Active Time
25 MIN
Total Time
1 HR
Yield
Serves : 4 to 6
© Con Poulos

How to Make It

Step 1    

Preheat the oven to 450° and grease an 8-inch cast-iron 
skillet with olive oil. Cut the pizza dough into 8 wedges. Stretch each wedge slightly and gently tie into a loose knot, then 
transfer to the prepared skillet. Lightly brush the knots with olive oil. Cover with plastic wrap and let stand at room temperature for 20 minutes.

Step 2    

Remove the plastic and bake the knots for 20 to 25 minutes, until puffed and browned.

Step 3    

Meanwhile, in a medium saucepan, heat 1/4 inch of canola oil until shimmering.
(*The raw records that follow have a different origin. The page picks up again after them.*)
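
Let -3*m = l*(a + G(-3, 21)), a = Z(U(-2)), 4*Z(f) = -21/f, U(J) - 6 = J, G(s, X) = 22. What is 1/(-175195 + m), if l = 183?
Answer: -16/2823311 ≈ -5.6671e-6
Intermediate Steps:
U(J) = 6 + J
Z(f) = -21/(4*f) (Z(f) = (-21/f)/4 = -21/(4*f))
a = -21/16 (a = -21/(4*(6 - 2)) = -21/4/4 = -21/4*¼ = -21/16 ≈ -1.3125)
m = -20191/16 (m = -61*(-21/16 + 22) = -61*331/16 = -⅓*60573/16 = -20191/16 ≈ -1261.9)
1/(-175195 + m) = 1/(-175195 - 20191/16) = 1/(-2823311/16) = -16/2823311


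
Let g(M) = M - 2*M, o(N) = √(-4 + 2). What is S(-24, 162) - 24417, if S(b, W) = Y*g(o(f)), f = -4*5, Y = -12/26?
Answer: -24417 + 6*I*√2/13 ≈ -24417.0 + 0.65271*I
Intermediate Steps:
Y = -6/13 (Y = -12*1/26 = -6/13 ≈ -0.46154)
f = -20
o(N) = I*√2 (o(N) = √(-2) = I*√2)
g(M) = -M
S(b, W) = 6*I*√2/13 (S(b, W) = -(-6)*I*√2/13 = 6*I*√2/13)
S(-24, 162) - 24417 = 6*I*√2/13 - 24417 = -24417 + 6*I*√2/13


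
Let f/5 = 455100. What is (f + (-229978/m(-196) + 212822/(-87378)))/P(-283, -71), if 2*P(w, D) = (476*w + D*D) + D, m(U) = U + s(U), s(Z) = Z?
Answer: -2784315645695/79353728748 ≈ -35.087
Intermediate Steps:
f = 2275500 (f = 5*455100 = 2275500)
m(U) = 2*U (m(U) = U + U = 2*U)
P(w, D) = D/2 + D²/2 + 238*w (P(w, D) = ((476*w + D*D) + D)/2 = ((476*w + D²) + D)/2 = ((D² + 476*w) + D)/2 = (D + D² + 476*w)/2 = D/2 + D²/2 + 238*w)
(f + (-229978/m(-196) + 212822/(-87378)))/P(-283, -71) = (2275500 + (-229978/(2*(-196)) + 212822/(-87378)))/((½)*(-71) + (½)*(-71)² + 238*(-283)) = (2275500 + (-229978/(-392) + 212822*(-1/87378)))/(-71/2 + (½)*5041 - 67354) = (2275500 + (-229978*(-1/392) - 106411/43689))/(-71/2 + 5041/2 - 67354) = (2275500 + (16427/28 - 106411/43689))/(-64869) = (2275500 + 714699695/1223292)*(-1/64869) = (2784315645695/1223292)*(-1/64869) = -2784315645695/79353728748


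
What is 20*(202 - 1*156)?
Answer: 920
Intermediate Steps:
20*(202 - 1*156) = 20*(202 - 156) = 20*46 = 920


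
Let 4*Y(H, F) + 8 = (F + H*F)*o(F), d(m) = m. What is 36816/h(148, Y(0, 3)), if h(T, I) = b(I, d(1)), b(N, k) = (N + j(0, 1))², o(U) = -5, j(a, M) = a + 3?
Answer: 589056/121 ≈ 4868.2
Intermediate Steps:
j(a, M) = 3 + a
b(N, k) = (3 + N)² (b(N, k) = (N + (3 + 0))² = (N + 3)² = (3 + N)²)
Y(H, F) = -2 - 5*F/4 - 5*F*H/4 (Y(H, F) = -2 + ((F + H*F)*(-5))/4 = -2 + ((F + F*H)*(-5))/4 = -2 + (-5*F - 5*F*H)/4 = -2 + (-5*F/4 - 5*F*H/4) = -2 - 5*F/4 - 5*F*H/4)
h(T, I) = (3 + I)²
36816/h(148, Y(0, 3)) = 36816/((3 + (-2 - 5/4*3 - 5/4*3*0))²) = 36816/((3 + (-2 - 15/4 + 0))²) = 36816/((3 - 23/4)²) = 36816/((-11/4)²) = 36816/(121/16) = 36816*(16/121) = 589056/121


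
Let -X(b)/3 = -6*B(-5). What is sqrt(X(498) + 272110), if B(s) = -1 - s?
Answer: sqrt(272182) ≈ 521.71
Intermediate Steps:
X(b) = 72 (X(b) = -(-18)*(-1 - 1*(-5)) = -(-18)*(-1 + 5) = -(-18)*4 = -3*(-24) = 72)
sqrt(X(498) + 272110) = sqrt(72 + 272110) = sqrt(272182)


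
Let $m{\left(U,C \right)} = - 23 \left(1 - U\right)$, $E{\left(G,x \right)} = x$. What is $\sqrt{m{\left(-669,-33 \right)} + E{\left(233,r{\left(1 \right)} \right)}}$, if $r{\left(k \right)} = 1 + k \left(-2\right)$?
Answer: $i \sqrt{15411} \approx 124.14 i$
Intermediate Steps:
$r{\left(k \right)} = 1 - 2 k$
$m{\left(U,C \right)} = -23 + 23 U$
$\sqrt{m{\left(-669,-33 \right)} + E{\left(233,r{\left(1 \right)} \right)}} = \sqrt{\left(-23 + 23 \left(-669\right)\right) + \left(1 - 2\right)} = \sqrt{\left(-23 - 15387\right) + \left(1 - 2\right)} = \sqrt{-15410 - 1} = \sqrt{-15411} = i \sqrt{15411}$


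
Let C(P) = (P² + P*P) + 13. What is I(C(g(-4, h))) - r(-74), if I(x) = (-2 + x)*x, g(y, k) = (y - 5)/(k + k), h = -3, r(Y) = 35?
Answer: 945/4 ≈ 236.25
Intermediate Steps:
g(y, k) = (-5 + y)/(2*k) (g(y, k) = (-5 + y)/((2*k)) = (-5 + y)*(1/(2*k)) = (-5 + y)/(2*k))
C(P) = 13 + 2*P² (C(P) = (P² + P²) + 13 = 2*P² + 13 = 13 + 2*P²)
I(x) = x*(-2 + x)
I(C(g(-4, h))) - r(-74) = (13 + 2*((½)*(-5 - 4)/(-3))²)*(-2 + (13 + 2*((½)*(-5 - 4)/(-3))²)) - 1*35 = (13 + 2*((½)*(-⅓)*(-9))²)*(-2 + (13 + 2*((½)*(-⅓)*(-9))²)) - 35 = (13 + 2*(3/2)²)*(-2 + (13 + 2*(3/2)²)) - 35 = (13 + 2*(9/4))*(-2 + (13 + 2*(9/4))) - 35 = (13 + 9/2)*(-2 + (13 + 9/2)) - 35 = 35*(-2 + 35/2)/2 - 35 = (35/2)*(31/2) - 35 = 1085/4 - 35 = 945/4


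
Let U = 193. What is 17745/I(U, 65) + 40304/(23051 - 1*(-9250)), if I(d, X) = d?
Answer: 580959917/6234093 ≈ 93.191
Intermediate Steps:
17745/I(U, 65) + 40304/(23051 - 1*(-9250)) = 17745/193 + 40304/(23051 - 1*(-9250)) = 17745*(1/193) + 40304/(23051 + 9250) = 17745/193 + 40304/32301 = 580959917/6234093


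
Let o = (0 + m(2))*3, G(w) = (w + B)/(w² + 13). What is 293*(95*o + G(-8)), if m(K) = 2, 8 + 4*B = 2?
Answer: 25713973/154 ≈ 1.6697e+5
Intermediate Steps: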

Add the thyme sprigs and fry over moderately high heat until crispy, about 1 minute. Transfer to paper towels to drain. Add the rosemary sprigs to the hot oil and fry until crisp, about 1 minute; drain on paper towels.

Step 4    

Pour off the canola oil and wipe out the saucepan. Add the butter and 6 tablespoons of olive oil and cook until the butter is melted. Add the garlic and cook over moderate heat until lightly browned and crisp, 3 to 5 minutes. Stir in the parsley and season with salt. Brush the garlic butter all over the hot knots, top with the frizzled herbs and serve.